En dix ans, la taxe foncière qu’ils doivent payer a augmenté de près de 30 %, soit trois fois l’inflation et trois fois l’augmentation des loyers. Bien que la taxe d’habitation ait été supprimée pour leur résidence principale, les propriétaires de résidences secondaires en sont toujours redevables.

En outre, l’année 2023 pourrait réserver de mauvaises surprises pour ces propriétaires, car de nombreuses communes pourraient augmenter leurs taux d’imposition pour compenser la perte de recettes liée à la suppression de la taxe d’habitation sur les résidences principales.

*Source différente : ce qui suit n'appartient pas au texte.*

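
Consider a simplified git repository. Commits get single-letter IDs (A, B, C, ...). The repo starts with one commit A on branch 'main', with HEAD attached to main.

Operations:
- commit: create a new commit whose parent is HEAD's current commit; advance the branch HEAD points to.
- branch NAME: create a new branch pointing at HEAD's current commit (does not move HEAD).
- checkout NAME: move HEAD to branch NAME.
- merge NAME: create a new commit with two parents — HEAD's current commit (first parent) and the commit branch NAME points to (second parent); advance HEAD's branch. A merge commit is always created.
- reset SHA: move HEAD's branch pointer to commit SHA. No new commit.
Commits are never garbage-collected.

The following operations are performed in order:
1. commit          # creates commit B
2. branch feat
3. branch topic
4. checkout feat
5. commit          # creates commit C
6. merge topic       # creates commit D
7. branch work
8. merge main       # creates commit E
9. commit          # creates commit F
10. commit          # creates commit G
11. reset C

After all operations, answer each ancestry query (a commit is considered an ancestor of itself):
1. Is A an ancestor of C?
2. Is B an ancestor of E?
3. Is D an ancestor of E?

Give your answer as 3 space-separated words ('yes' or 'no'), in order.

Answer: yes yes yes

Derivation:
After op 1 (commit): HEAD=main@B [main=B]
After op 2 (branch): HEAD=main@B [feat=B main=B]
After op 3 (branch): HEAD=main@B [feat=B main=B topic=B]
After op 4 (checkout): HEAD=feat@B [feat=B main=B topic=B]
After op 5 (commit): HEAD=feat@C [feat=C main=B topic=B]
After op 6 (merge): HEAD=feat@D [feat=D main=B topic=B]
After op 7 (branch): HEAD=feat@D [feat=D main=B topic=B work=D]
After op 8 (merge): HEAD=feat@E [feat=E main=B topic=B work=D]
After op 9 (commit): HEAD=feat@F [feat=F main=B topic=B work=D]
After op 10 (commit): HEAD=feat@G [feat=G main=B topic=B work=D]
After op 11 (reset): HEAD=feat@C [feat=C main=B topic=B work=D]
ancestors(C) = {A,B,C}; A in? yes
ancestors(E) = {A,B,C,D,E}; B in? yes
ancestors(E) = {A,B,C,D,E}; D in? yes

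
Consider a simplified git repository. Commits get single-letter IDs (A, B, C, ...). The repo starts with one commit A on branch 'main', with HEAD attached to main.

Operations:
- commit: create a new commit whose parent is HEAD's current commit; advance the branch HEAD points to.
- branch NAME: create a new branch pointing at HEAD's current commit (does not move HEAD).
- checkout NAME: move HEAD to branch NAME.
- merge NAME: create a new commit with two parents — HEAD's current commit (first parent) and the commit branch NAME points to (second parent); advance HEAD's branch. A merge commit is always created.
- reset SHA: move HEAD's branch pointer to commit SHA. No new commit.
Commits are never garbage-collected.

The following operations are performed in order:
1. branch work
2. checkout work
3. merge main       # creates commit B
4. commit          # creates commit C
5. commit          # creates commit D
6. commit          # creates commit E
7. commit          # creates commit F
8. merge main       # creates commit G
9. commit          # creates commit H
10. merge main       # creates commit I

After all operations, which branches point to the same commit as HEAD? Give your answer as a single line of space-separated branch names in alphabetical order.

Answer: work

Derivation:
After op 1 (branch): HEAD=main@A [main=A work=A]
After op 2 (checkout): HEAD=work@A [main=A work=A]
After op 3 (merge): HEAD=work@B [main=A work=B]
After op 4 (commit): HEAD=work@C [main=A work=C]
After op 5 (commit): HEAD=work@D [main=A work=D]
After op 6 (commit): HEAD=work@E [main=A work=E]
After op 7 (commit): HEAD=work@F [main=A work=F]
After op 8 (merge): HEAD=work@G [main=A work=G]
After op 9 (commit): HEAD=work@H [main=A work=H]
After op 10 (merge): HEAD=work@I [main=A work=I]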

De plus, le coefficient de revalorisation des valeurs locatives cadastrales qui servent de base d’imposition à la taxe d’habitation et à la taxe foncière va augmenter de 7,1 %, ce qui n’a pas été vu depuis 1986. Les propriétaires de résidences secondaires pourraient donc faire face à une hausse simultanée de la base de calcul de leur taxe d’habitation et de leur taux d’imposition, ce qui représente une double peine pour eux.

En outre, certains propriétaires pourraient être soumis à une surtaxe, car les communes sont autorisées à majorer de 5 % à 60 % la part de la cotisation de taxe d’habitation sur les résidences secondaires leur revenant. La loi de finances pour 2023 élargit la liste des communes susceptibles de voter cette surtaxe, ce qui signifie que 4 000 à 5 000 communes seront en mesure de le faire au titre de la taxe d’habitation 2024.